Festering discontent with China’s governance of Xinjiang is on the rise and Beijing is intent on clamping down, analysts say, in a vicious cycle that will only spin faster after a fatal attack in Tiananmen Square.
Authorities say Usmen Hasan and his wife and mother were carrying jihadist banners and machetes in the vehicle that they crashed into crowds outside the Forbidden City on Monday, before setting it alight and dying in the blaze.
Chinese Minister of Public Security Meng Jianzhu (孟建柱) said the East Turkestan Islamic Movement (ETIM) were “behind-the-scenes supporters” of the incident.
However, experts play down ETIM’s capabilities and doubt that international militant Islam was a significant factor, given the lack of sophistication in the action — which killed two tourists — and the absence of any claim of responsibility.
“What would one make of the three people in the van at Tiananmen on Monday?” asked Barry Sautman, a political scientist at the Hong Kong University of Science and Technology.
“Are they a group? Well, they’re three related people in a family. Do they have any attachment to any larger organization? It’s not entirely clear,” he said.
Authorities often tout the fact that China’s booming growth and affirmative action policies have lifted many Uighurs out of poverty. However, Uighurs complain of marginalization, discrimination, and religious and cultural repression.
Tensions have led to eruptions of violence over the past five years, with Beijing casting the unrest as the work of Islamic “terrorists” or “ethnic separatist forces.”
Gardner Bovingdon, a professor of Central Asian studies at Indiana University, said that Beijing moved swiftly to control the narrative of events after the Tiananmen attack.
He likened the media scrubbing to an Internet and cellphone blackout in the far-western region following huge inter-ethnic riots in summer 2009, in which more than 200 people were killed.
“It is telling that the police so quickly cordoned off the area and scrubbed the Web of pictures and blog posts the day of the crash,” he said. “Beijing wants to squelch information and control the story that ultimately emerges, to avoid a deeper look into why Xinjiang has been unstable for so long.”
Further crackdowns will probably only backfire, experts said, but predicted that they would be imposed nonetheless.

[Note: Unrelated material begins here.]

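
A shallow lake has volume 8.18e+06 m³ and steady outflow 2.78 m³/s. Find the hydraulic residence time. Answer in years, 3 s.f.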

“History tells us that new administrations in Beijing, as [Chinese President] Xi Jinping’s (習近平) is, tend to be keen to demonstrate their strength early on in their tenure in order to solidify their grip on power,” said Nicholas Dynon, a researcher at Macquarie University in Sydney.
“With the current government, we have seen this being played out not just in Xinjiang, but across the board: from internet anti-rumor campaigns to anti-waste and thrift drives within the party itself,” he said.